# Differential Rate Law of Complex Reactions

1. Aug 13, 2006

### dissolver

If I have an equation consisting of n reactants, then the rate would be:

Rate $$= k[A_1]^{p_1}[A_2]^{p_2}[A_3]^{p_3}...[A_n]^{p_n}$$

My question is how do I know what the rate is? Like it gives me a rate, but which reactant has this rate? Zumdahl's chemistry is so ambiguous on this. I don't understand how you can tell which reactant the calculated rate belongs to. Are all of the rates the same or does this simply give you the overall reaction rate disregarding the individual rates of the various reactants (since when determining the proportionality constant k, the book uses the overall rates of change in concentration of all reactants).

Last edited: Aug 13, 2006
2. Aug 14, 2006

### GCT

The rate from the stoichiometric equation for a simple case of a rate determining step with respect to a particular reactant or product should be
the rate in general divided its coefficient when dealing with the rate equation only in terms of one of the agents (the actual situation or derived).

When dealing with a general rate equation as you've posted here, it is with respect to the order of the dynamics, the A1, A2,A3,A4 (rarely termolecular and even trimolecular) describes the specific reactants/products.

3. Aug 14, 2006

### dissolver

So in the above equation, if I divide the rate by the coefficient, I get the individual rate for that reactant?

Also, why is the rate equal to the rate divided by the coefficient?

4. Aug 14, 2006

### dissolver

The rate law computes the rate equal to the rate of any species divided by it's coefficient. And the rates of the individual species are equal to the products of their respective coefficients and the computed rate. Is this correct?

So if $$R =-\frac{\delta [A]}{a \delta t}=-\frac{\delta }{b \delta t}=\frac{\delta [C]}{c \delta t}= \frac{\delta [D]}{d \delta t}$$ is proportional to the rate equation, then that means you can compute the rate of any species in the reaction given sufficient concentration data and rates based on the species whose rate is under study? Then if I divide the computed rate by the specie's coefficient I arrive at R once again, which I can use to find the rate of any other species.

Please disabuse my reasoning if it is incorrect.

Last edited: Aug 14, 2006
5. Aug 15, 2006

### sdekivit

sounds OK to me :)

this formula is kind of logic, because when you have the reaction say 2A + B --> 3 C with R = x (mol/L*s)

then when we look at the reaction equation we see the when the overall reaction rate is x then A will react twice as fast. that's why $$R = - \frac {1} {2} \frac {d[A]} {dt}$$

When we look at B at a reaction rate x, the rate at which B reacts will be x too.

When looking at C, C is formed three times as fast as the overall reaction rate, that's why $$R = \frac {1} {3} \frac {d[C]} {dt}$$

Last edited: Aug 15, 2006
6. Aug 15, 2006

### dissolver

$$\frac{\delta A}{a \delta t}$$ is the overall reaction rate? I thought the slowest elementary process was the overall reaction rate.

7. Aug 16, 2006

### GCT

the overall reaction rate can be discussed in the context of the actual rate equation, which may be with respect to its order. You can rearrange the equations or mathematically derive them if you wish to understand the disappearance or appearance rate for one particular agent.
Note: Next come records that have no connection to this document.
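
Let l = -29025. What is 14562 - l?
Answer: 43587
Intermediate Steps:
14562 - l = 14562 - 1*(-29025) = 14562 + 29025 = 43587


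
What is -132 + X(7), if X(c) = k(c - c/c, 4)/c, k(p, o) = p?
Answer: -918/7 ≈ -131.14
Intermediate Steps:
X(c) = (-1 + c)/c (X(c) = (c - c/c)/c = (c - 1*1)/c = (c - 1)/c = (-1 + c)/c)
-132 + X(7) = -132 + (-1 + 7)/7 = -132 + (1/7)*6 = -132 + 6/7 = -918/7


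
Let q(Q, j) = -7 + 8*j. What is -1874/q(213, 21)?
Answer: -1874/161 ≈ -11.640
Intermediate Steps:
-1874/q(213, 21) = -1874/(-7 + 8*21) = -1874/(-7 + 168) = -1874/161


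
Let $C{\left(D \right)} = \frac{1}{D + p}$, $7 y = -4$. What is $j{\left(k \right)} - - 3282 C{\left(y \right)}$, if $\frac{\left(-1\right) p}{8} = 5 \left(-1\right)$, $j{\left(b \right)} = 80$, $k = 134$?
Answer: $\frac{7509}{46} \approx 163.24$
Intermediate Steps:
$y = - \frac{4}{7}$ ($y = \frac{1}{7} \left(-4\right) = - \frac{4}{7} \approx -0.57143$)
$p = 40$ ($p = - 8 \cdot 5 \left(-1\right) = \left(-8\right) \left(-5\right) = 40$)
$C{\left(D \right)} = \frac{1}{40 + D}$ ($C{\left(D \right)} = \frac{1}{D + 40} = \frac{1}{40 + D}$)
$j{\left(k \right)} - - 3282 C{\left(y \right)} = 80 - - \frac{3282}{40 - \frac{4}{7}} = 80 - - \frac{3282}{\frac{276}{7}} = 80 - \left(-3282\right) \frac{7}{276} = 80 - - \frac{3829}{46} = 80 + \frac{3829}{46} = \frac{7509}{46}$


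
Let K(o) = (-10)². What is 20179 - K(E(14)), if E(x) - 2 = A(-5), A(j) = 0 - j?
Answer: 20079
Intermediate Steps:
A(j) = -j
E(x) = 7 (E(x) = 2 - 1*(-5) = 2 + 5 = 7)
K(o) = 100
20179 - K(E(14)) = 20179 - 1*100 = 20179 - 100 = 20079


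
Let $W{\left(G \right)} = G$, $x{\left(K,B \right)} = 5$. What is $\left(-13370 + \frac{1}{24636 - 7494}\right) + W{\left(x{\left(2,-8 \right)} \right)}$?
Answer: $- \frac{229102829}{17142} \approx -13365.0$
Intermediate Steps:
$\left(-13370 + \frac{1}{24636 - 7494}\right) + W{\left(x{\left(2,-8 \right)} \right)} = \left(-13370 + \frac{1}{24636 - 7494}\right) + 5 = \left(-13370 + \frac{1}{17142}\right) + 5 = - \frac{229188539}{17142} + 5 = - \frac{229102829}{17142}$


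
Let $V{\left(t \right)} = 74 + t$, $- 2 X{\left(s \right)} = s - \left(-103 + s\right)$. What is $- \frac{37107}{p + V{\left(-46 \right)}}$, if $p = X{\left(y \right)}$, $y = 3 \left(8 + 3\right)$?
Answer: $\frac{74214}{47} \approx 1579.0$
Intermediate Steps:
$y = 33$ ($y = 3 \cdot 11 = 33$)
$X{\left(s \right)} = - \frac{103}{2}$ ($X{\left(s \right)} = - \frac{s - \left(-103 + s\right)}{2} = \left(- \frac{1}{2}\right) 103 = - \frac{103}{2}$)
$p = - \frac{103}{2} \approx -51.5$
$- \frac{37107}{p + V{\left(-46 \right)}} = - \frac{37107}{- \frac{103}{2} + \left(74 - 46\right)} = - \frac{37107}{- \frac{103}{2} + 28} = - \frac{37107}{- \frac{47}{2}} = \left(-37107\right) \left(- \frac{2}{47}\right) = \frac{74214}{47}$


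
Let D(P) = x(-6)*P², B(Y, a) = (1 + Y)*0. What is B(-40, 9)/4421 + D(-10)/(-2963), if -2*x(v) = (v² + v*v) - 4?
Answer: 3400/2963 ≈ 1.1475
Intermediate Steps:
x(v) = 2 - v² (x(v) = -((v² + v*v) - 4)/2 = -((v² + v²) - 4)/2 = -(2*v² - 4)/2 = -(-4 + 2*v²)/2 = 2 - v²)
B(Y, a) = 0
D(P) = -34*P² (D(P) = (2 - 1*(-6)²)*P² = (2 - 1*36)*P² = (2 - 36)*P² = -34*P²)
B(-40, 9)/4421 + D(-10)/(-2963) = 0/4421 - 34*(-10)²/(-2963) = 0*(1/4421) - 34*100*(-1/2963) = 0 - 3400*(-1/2963) = 0 + 3400/2963 = 3400/2963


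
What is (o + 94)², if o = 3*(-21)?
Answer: 961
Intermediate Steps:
o = -63
(o + 94)² = (-63 + 94)² = 31² = 961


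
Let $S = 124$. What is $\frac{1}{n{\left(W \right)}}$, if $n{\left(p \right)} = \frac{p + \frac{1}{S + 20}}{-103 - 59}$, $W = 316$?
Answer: $- \frac{23328}{45505} \approx -0.51265$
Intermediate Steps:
$n{\left(p \right)} = - \frac{1}{23328} - \frac{p}{162}$ ($n{\left(p \right)} = \frac{p + \frac{1}{124 + 20}}{-103 - 59} = \frac{p + \frac{1}{144}}{-162} = \left(p + \frac{1}{144}\right) \left(- \frac{1}{162}\right) = \left(\frac{1}{144} + p\right) \left(- \frac{1}{162}\right) = - \frac{1}{23328} - \frac{p}{162}$)
$\frac{1}{n{\left(W \right)}} = \frac{1}{- \frac{1}{23328} - \frac{158}{81}} = \frac{1}{- \frac{45505}{23328}} = - \frac{23328}{45505}$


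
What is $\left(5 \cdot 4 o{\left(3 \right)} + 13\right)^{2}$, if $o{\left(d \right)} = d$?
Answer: $5329$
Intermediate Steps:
$\left(5 \cdot 4 o{\left(3 \right)} + 13\right)^{2} = \left(5 \cdot 4 \cdot 3 + 13\right)^{2} = \left(20 \cdot 3 + 13\right)^{2} = \left(60 + 13\right)^{2} = 73^{2} = 5329$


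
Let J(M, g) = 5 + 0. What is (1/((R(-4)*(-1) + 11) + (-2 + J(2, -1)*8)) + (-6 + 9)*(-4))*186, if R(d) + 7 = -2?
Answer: -64635/29 ≈ -2228.8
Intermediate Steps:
R(d) = -9 (R(d) = -7 - 2 = -9)
J(M, g) = 5
(1/((R(-4)*(-1) + 11) + (-2 + J(2, -1)*8)) + (-6 + 9)*(-4))*186 = (1/((-9*(-1) + 11) + (-2 + 5*8)) + (-6 + 9)*(-4))*186 = (1/((9 + 11) + (-2 + 40)) + 3*(-4))*186 = (1/(20 + 38) - 12)*186 = (1/58 - 12)*186 = -695/58*186 = -64635/29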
Rate equations and their applications are models, they aren't fundamental as in some of the very important equations in quantum mechanics. That is they aren't exact. If such a mathematical model or derivations, which can get really complex depending on the nature of the rate dynamics in question, adequately describes the experimental rate, then it is frequently employed for that specific situation.

In essence, all of it is a lot of math, and is almost always imperfect in describing everything about a reaction, that's why you'll see that (if you go on to study physical chemistry) in a lot of cases, the rate equations pertain to one aspect of the reaction stage; that is at the initiation stages, or with assumptions of steady state as in the Michaelis-Menten principles.

So it's kind of useless to understand the rate subtopic in its essence, rather you should try to acquire a mathematical perspective which means deriving some equations for yourself.